Learning agent posts findings to HiveMind:

node ~/system/agents/hivemind/hivemind.js post \
  --type learning \
  --category pattern \
  --tags "kotlin-architect,schema,rework" \
  --content "kotlin-architect frequently misses database schema — suggest RAG query for schema before coding"

Result: Future kotlin-architect spawns will RAG query schema files before writing migrations.


RAG Flywheel

Flow:

Question → SHA256 hash → flywheel.db lookup → (HIT: return cached answer) → (MISS: query HiveMind FTS → query Qdrant → query Ollama → query Anthropic → save answer to flywheel.db)

Databases

Database Size Purpose
flywheel.db 36MB SHA256-keyed cache, fast hits
knowledge.db 187MB Full RAG knowledge base
hivemind.db Structured intel + memory (14K+ entries)

Models

ANVIL (localhost:11434) — Mac Studio M3 Ultra, 96GB

  • qwen3:32b
  • deepseek-r1:8b
  • Local inference, no API cost

FORGE (10.0.0.2:11434) — Remote LAN GPU server

  • deepseek-r1:70b
  • qwen3:32b
  • Heavier models for complex queries

Anthropic (claude.ai API) — Cloud fallback

  • claude-sonnet-4-6
  • Used when local models fail or for critical tasks

Cache Hit Rate

As of 2026-02-24: 61%

Goal: 80% by end of Q2 2026

Strategy:

  1. Learning agent pre-computes top 100 queries nightly
  2. John runs RAG query before EVERY action (ZAKON #12)
  3. Specialist agents must query RAG before implementation

Metrics Dashboard (Future)

Planned: https://metrics.basicconsulting.no

Features:

  • Real-time QA score trend
  • Token cost per agent
  • Rework count heatmap
  • Cache hit rate graph
  • Agent efficiency leaderboard

Status: Spec'd, not yet built.
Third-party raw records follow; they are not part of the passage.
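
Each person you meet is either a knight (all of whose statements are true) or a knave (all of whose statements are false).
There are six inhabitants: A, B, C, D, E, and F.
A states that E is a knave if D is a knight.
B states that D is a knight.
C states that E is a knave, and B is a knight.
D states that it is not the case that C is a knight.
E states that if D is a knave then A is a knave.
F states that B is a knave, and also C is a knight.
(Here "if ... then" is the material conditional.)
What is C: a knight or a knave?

C is a knave.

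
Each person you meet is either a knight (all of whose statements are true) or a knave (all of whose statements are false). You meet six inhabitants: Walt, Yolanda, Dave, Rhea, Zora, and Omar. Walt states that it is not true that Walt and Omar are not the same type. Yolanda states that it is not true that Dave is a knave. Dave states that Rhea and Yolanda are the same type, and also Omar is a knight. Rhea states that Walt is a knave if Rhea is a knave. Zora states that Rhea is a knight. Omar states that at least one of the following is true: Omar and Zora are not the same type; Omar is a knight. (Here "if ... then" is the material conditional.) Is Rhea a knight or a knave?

Rhea is a knight.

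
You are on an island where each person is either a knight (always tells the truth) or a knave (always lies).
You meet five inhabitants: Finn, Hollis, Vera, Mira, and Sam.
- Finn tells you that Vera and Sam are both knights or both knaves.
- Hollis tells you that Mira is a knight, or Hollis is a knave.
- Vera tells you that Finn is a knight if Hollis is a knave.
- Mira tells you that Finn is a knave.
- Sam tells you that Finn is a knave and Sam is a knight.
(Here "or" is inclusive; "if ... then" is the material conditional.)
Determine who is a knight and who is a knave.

Knights: Hollis, Vera, and Mira. Knaves: Finn and Sam.

Since Finn is a knave, "Vera and Sam are both knights or both knaves" needs to be False, which holds.
Hollis (knight): "Mira is a knight, or Hollis is a knave" — true. ✓
Vera is a knight; "Finn is a knight if Hollis is a knave" is true, as required.
Mira (knight): "Finn is a knave" — true. ✓
As a knave, Sam's statement "Finn is a knave and Sam is a knight" should be False; it is.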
Part of PLATFORM group roadmap.


Source Files

File Purpose
~/system/databases/mission-control.db task_metrics table
~/system/tools/learning-agent.js Nightly analysis + HiveMind posting
~/system/tools/qa-19.js 19-point quality gate
~/system/databases/flywheel.db RAG cache
~/system/databases/knowledge.db RAG knowledge base
~/system/agents/hivemind/hivemind.js HiveMind CLI
~/system/rules/19-point-quality-gate.md QA-19 protocol

Cron Schedule

# Learning agent — nightly at 02:00
0 2 * * * cd ~/system && node tools/learning-agent.js >> logs/learning-agent.log 2>&1

# Flywheel cache precompute — nightly at 03:00
0 3 * * * cd ~/system && node tools/flywheel-precompute.js >> logs/flywheel.log 2>&1

# HiveMind embeddings backfill — weekly on Sunday at 04:00
0 4 * * 0 cd ~/system/agents/hivemind && node hivemind.js backfill-embeddings >> ../../logs/hivemind-backfill.log 2>&1

LaunchAgents: All cron jobs also have LaunchAgent equivalents for macOS persistence.